UNWTO Press Release - PR No.: PR 11042 - 13 May 11
The potential of tourism in contributing to lift people out of poverty is increasingly acknowledged and is supported by the growing relevance of the sector for poor countries. International tourist arrivals in the 48 LDCs grew from 6 million in 2000 to over 17 million in 2010. In the same period, international tourism receipts climbed from US$ 3 billion to over US$ 10 billion.
“Most LDCs are rich in resources. All have young and vibrant populations. These men and women need decent jobs, education, training, so they can make the most of their country’s assets - minerals and other commodities, farmland, rich stores of biodiversity and tourism potential”, said UN Secretary-General, Ban Ki-Moon, opening the Fourth UN Conference on Least Developed Countries (LDC-IV).
“UNWTO is extremely pleased to have tourism playing an active role for the first time in such an important event as LDC-IV”, said UNWTO Secretary-General, Taleb Rifai. “In spite of tourism’s proven contribution to foreign exchange generation, job creation and socio-economic development, low priority has so far been assigned to the sector in the development agenda. This is particularly surprising given that tourism has been clearly identified by developing countries themselves as a priority for their economic advancement”, he added.
In his remarks, the Secretary-General of the UN Conference on Trade and Development (UNCTAD), Supachai Panitchpakdi, emphasized the critical importance of quality in the development of a competitive tourism sector in LDCs, including the quality of investment, infrastructure and human resources. “The LDCs should aim at the quality segment in the global value chain and, as the Maldives successfully demonstrated, focus on excellence in the tourism product”, said Mr. Panitchpakdi.
Tourism for development
The Special Event on Tourism for Sustainable Development and Poverty Reduction brought together representatives from LDCs, including 15 Ministers of Tourism, various UN agencies and donor countries to debate the contribution of tourism to sustainable development.
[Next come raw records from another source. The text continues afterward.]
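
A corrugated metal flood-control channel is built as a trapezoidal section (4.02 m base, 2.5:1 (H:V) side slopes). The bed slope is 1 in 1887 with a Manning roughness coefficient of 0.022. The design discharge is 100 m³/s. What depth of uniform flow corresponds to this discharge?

y_n = 4.02 m

Manning's equation rearranged: A R^(2/3) = nQ / (1·√S) = 0.022 × 100 / (√0.0005299) = 95.57.
At y = 4.93 m: A R^(2/3) = 153.8 — too large.
At y = 4.02 m: A R^(2/3) = 95.78 — matches.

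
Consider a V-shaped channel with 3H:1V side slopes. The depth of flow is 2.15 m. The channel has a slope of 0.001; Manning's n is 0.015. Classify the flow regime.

subcritical

For a triangular section with side slope z = 3: A = zy² = 3×2.15² = 13.87 m²; P = 2y√(1+z²) = 2×2.15×3.162 = 13.6 m.
Hydraulic radius R = A/P = 13.87/13.6 = 1.02 m.
V = (1/n) R^(2/3) √S = (1/0.015) × 1.02^(2/3) × √0.001 = 2.136 m/s. Hydraulic depth D_h = A/T = 13.87/12.9 = 1.075 m.
Froude number Fr = V/√(g·D_h) = 2.136/√(9.81×1.075) = 0.658, which is less than 1, so the flow is subcritical.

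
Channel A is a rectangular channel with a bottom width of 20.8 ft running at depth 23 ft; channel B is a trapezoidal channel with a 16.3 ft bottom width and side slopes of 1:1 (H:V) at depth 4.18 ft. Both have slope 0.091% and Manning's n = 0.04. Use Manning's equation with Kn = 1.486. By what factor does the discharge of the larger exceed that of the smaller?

9.89

Channel A: Flow area A = b·y = 20.8 × 23 = 478.4 ft². Wetted perimeter P = b + 2y = 20.8 + 2×23 = 66.8 ft. Hydraulic radius R = A/P = 478.4/66.8 = 7.162 ft. Q_A = (1.486/0.04)·478.4·7.162^(2/3)·√0.00091 = 1992 ft³/s.
Channel B: With bottom width b = 16.3 ft and side slope z = 1: A = (b + zy)y = (16.3 + 1×4.18)×4.18 = 85.61 ft²; P = b + 2y√(1+z²) = 16.3 + 2×4.18×1.414 = 28.12 ft. Hydraulic radius R = A/P = 85.61/28.12 = 3.044 ft. Q_B = (1.486/0.04)·85.61·3.044^(2/3)·√0.00091 = 201.5 ft³/s.
The larger discharge is 1992 ft³/s and the smaller is 201.5 ft³/s; the ratio is 9.89.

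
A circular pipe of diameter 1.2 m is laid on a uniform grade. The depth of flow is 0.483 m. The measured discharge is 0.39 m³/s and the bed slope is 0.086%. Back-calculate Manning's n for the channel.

For a circular section of diameter D = 1.2 m at depth y = 0.483 m, the central angle is θ = 2 arccos(1 − 2y/D) = 2.749 rad. Then A = (D²/8)(θ − sin θ) = 0.426 m² and P = Dθ/2 = 1.649 m.
Hydraulic radius R = A/P = 0.426/1.649 = 0.2583 m.
Rearranging Manning's equation: n = (1/Q) A R^(2/3) S^(1/2) = (1/0.39) × 0.426 × 0.2583^(2/3) × √0.00086 = 0.013.

n = 0.013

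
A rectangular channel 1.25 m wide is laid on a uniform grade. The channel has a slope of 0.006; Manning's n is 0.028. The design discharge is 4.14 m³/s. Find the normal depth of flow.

y_n = 1.97 m

Manning's equation rearranged: A R^(2/3) = nQ / (1·√S) = 0.028 × 4.14 / (√0.006) = 1.497.
At y = 1.7 m: A R^(2/3) = 1.261 — too small.
At y = 2.17 m: A R^(2/3) = 1.675 — too large.
At y = 1.97 m: A R^(2/3) = 1.498 — ≈ 1.497.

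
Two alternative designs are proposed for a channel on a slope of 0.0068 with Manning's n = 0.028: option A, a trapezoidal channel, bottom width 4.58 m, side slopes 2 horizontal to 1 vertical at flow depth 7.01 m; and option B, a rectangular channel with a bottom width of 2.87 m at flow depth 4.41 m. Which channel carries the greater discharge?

Channel A: With bottom width b = 4.58 m and side slope z = 2: A = (b + zy)y = (4.58 + 2×7.01)×7.01 = 130.4 m²; P = b + 2y√(1+z²) = 4.58 + 2×7.01×2.236 = 35.93 m. Hydraulic radius R = A/P = 130.4/35.93 = 3.629 m. Q_A = (1/0.028)·130.4·3.629^(2/3)·√0.0068 = 906.8 m³/s.
Channel B: Flow area A = b·y = 2.87 × 4.41 = 12.66 m². Wetted perimeter P = b + 2y = 2.87 + 2×4.41 = 11.69 m. Hydraulic radius R = A/P = 12.66/11.69 = 1.083 m. Q_B = (1/0.028)·12.66·1.083^(2/3)·√0.0068 = 39.3 m³/s.
Q_A = 906.8 m³/s vs Q_B = 39.3 m³/s, so channel A carries more.

channel A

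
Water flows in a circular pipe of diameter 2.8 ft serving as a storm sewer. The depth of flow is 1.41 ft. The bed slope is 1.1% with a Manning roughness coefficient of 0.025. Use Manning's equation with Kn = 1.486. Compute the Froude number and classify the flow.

subcritical

For a circular section of diameter D = 2.8 ft at depth y = 1.41 ft, the central angle is θ = 2 arccos(1 − 2y/D) = 3.156 rad. Then A = (D²/8)(θ − sin θ) = 3.107 ft² and P = Dθ/2 = 4.418 ft.
Hydraulic radius R = A/P = 3.107/4.418 = 0.7032 ft.
V = (1.486/n) R^(2/3) √S = (1.486/0.025) × 0.7032^(2/3) × √0.011 = 4.93 ft/s. Hydraulic depth D_h = A/T = 3.107/2.8 = 1.11 ft.
Froude number Fr = V/√(g·D_h) = 4.93/√(32.2×1.11) = 0.825, which is less than 1, so the flow is subcritical.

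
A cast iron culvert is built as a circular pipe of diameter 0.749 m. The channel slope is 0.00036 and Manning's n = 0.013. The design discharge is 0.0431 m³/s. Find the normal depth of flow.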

The gathering, which is the first public appearance of the UN Steering Committee on Tourism for Development, reflects the increasing relevance of tourism in the development agenda and represents a clear commitment of the UN system in making tourism work for development.
The Committee outlined the support and technical cooperation that can be provided to LDCs by the UN agencies and programmes on an individual and joint basis. The Services are built around four pillars: building good governance and sustainability in tourism development; promoting investment in the tourism economy; fostering the poverty reduction impact of tourism; and encouraging human resources development, and will contribute to the preservation and safeguarding of natural and cultural assets that form the basis of tourism in LDCs.
The event was hosted by the UNWTO Secretary-General on behalf of the Committee, together with the Minister of Culture and Tourism of Turkey, Ertugrul Günay. The debate session was moderated by BBC World News anchor, David Eades.
Note to editors:
The UN Steering Committee on Tourism for Development (SCTD) builds on the UN commitment to ‘Delivering as One’ and will ensure the delivery of more effective and coordinated technical assistance in order to make tourism work for development.
Members of the SCTD: International Labour Organization (ILO), International Trade Centre (ITC), UN Conference on Trade and Development (UNCTAD), UN Development Programme (UNDP), UN Educational, Scientific and Cultural Organization (UNESCO), UN Environment Programme (UNEP), UN Industrial Development Organization (UNIDO), World Tourism Organization (UNWTO), World Trade Organization (WTO).